As a non-small cell lung cancer survivor, stage IV, 52 months post -diagnosis, I am no longer living within the margins, I am living outside of them. Therefore, since trouble has already found me, I am officially not looking for trouble anymore. To that end (“end,” wrong choice of words; let’s use “point” instead), to that point, I am an exceptionally compliant patient. I take my pills as directed. Complete my regular and recurring lab work as instructed. Am on time to my diagnostic scans. Arrive early for my medical appointments. Have proper identification in hand – when asked, and other than stubbornly and stupidly neglecting to mail a fecal sample in the self-addressed, postage paid envelope provided for such tasks, have been an extremely cooperative and accommodating patient. My reward? Living is the best reward; and for a characterized-as-terminal, late-stage lung cancer patient, living is so much better than dying – so far as we know anyway. (And since there are no guarantees about what happens when we die, I’d just as soon wait my turn and put off finding out with certainty for as long as possible.)

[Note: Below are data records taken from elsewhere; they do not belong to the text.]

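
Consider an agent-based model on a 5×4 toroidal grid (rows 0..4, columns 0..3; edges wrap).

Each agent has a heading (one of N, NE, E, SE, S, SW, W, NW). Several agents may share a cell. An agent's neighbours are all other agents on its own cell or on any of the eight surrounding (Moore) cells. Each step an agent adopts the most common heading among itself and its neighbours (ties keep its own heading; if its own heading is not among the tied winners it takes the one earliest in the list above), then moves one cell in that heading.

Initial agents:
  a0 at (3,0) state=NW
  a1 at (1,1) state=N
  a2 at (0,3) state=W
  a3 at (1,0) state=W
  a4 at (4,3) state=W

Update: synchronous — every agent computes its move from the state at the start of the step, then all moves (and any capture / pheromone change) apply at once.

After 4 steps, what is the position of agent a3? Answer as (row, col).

(1, 0)

t=1: a0@(2,3):NW a1@(0,1):N a2@(0,2):W a3@(1,3):W a4@(4,2):W
t=2: a0@(1,2):NW a1@(0,0):W a2@(0,1):W a3@(1,2):W a4@(4,1):W
t=3: a0@(1,1):W a1@(0,3):W a2@(0,0):W a3@(1,1):W a4@(4,0):W
t=4: a0@(1,0):W a1@(0,2):W a2@(0,3):W a3@(1,0):W a4@(4,3):W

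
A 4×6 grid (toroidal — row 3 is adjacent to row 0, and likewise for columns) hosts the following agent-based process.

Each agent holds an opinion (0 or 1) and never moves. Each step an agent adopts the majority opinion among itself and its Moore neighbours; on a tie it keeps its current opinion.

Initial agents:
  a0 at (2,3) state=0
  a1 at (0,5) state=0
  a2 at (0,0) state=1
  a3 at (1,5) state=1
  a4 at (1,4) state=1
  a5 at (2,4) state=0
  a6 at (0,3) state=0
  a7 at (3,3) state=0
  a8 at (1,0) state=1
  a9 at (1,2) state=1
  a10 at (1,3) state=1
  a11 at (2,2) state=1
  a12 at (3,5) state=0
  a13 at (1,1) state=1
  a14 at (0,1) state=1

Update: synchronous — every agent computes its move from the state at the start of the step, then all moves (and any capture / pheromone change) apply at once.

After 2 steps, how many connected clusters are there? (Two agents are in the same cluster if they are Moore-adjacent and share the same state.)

t=1: a0@(2,3):1 a1@(0,5):1 a2@(0,0):1 a3@(1,5):1 a4@(1,4):0 a5@(2,4):0 a6@(0,3):1 a7@(3,3):0 a8@(1,0):1 a9@(1,2):1 a10@(1,3):1 a11@(2,2):1 a12@(3,5):0 a13@(1,1):1 a14@(0,1):1
t=2: a0@(2,3):1 a1@(0,5):1 a2@(0,0):1 a3@(1,5):1 a4@(1,4):1 a5@(2,4):0 a6@(0,3):1 a7@(3,3):1 a8@(1,0):1 a9@(1,2):1 a10@(1,3):1 a11@(2,2):1 a12@(3,5):0 a13@(1,1):1 a14@(0,1):1

2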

In addition to my exemplary patient behavior/attendance, I have also made numerous changes to my diet – and to a lesser degree, lifestyle, to likewise give myself every opportunity to “Arrive Alive,” (and not just in Maryland) and see how this life actually is lived. I’d just as soon get my year’s worth, and by my calculation, 58 years (how old I am at this writing), just doesn’t cut it when you consider the average life expectancy for a male age 58 is 79 years, give or take (I’d rather give), according to various “actuarially-driven” sites available online. I don’t think I’m asking too much. I’m not asking for a pony or long life; just a typical life. Unfortunately “typical” might be more statistical than realistic – at least for someone with an incurable disease, which was how my oncologist originally described my lung cancer diagnosis.

Respecting the facts and the statistics AND the “terminalness” of my diagnosis; presuming that bad things don’t/won’t happen to good people didn’t seem a prudent course of inaction and hardly a convincing rationalization that meant somehow I would survive. Cancer is an equal-opportunity and indiscriminate destroyer of lives. Thinking (hoping, really) that luck would somehow keep me alive in this fight seemed naive at best and delusional at worst. Proactive and persistent participation in my own care and ongoing survival seemed the only logical approach.

Death happens by itself. Life is about doing everything you reasonably can to prevent that inevitability. The journey is certainly one fraught with danger. Emotional and physical challenges are the norm and surviving them requires a type of vim and vigor not in great supply. Cancer will not go down – or be held in abeyance, without a serious fight. For me, it’s not about winning, and it’s definitely not about whining, it’s simply about getting my share; and dying at age 58 is not what I consider “getting my share.”

If I want to live longer and prosper, I have to treat cancer respectfully, but as nothing more than an inconvenience. And even though I may have received a bit of a bad break (considering my family history; no cancer, normal life expectancy), woe is not me. My life is in my hands and I’m responsible for it. I may not have the margin for error that I once did, but it doesn’t mean there isn’t room to maneuver.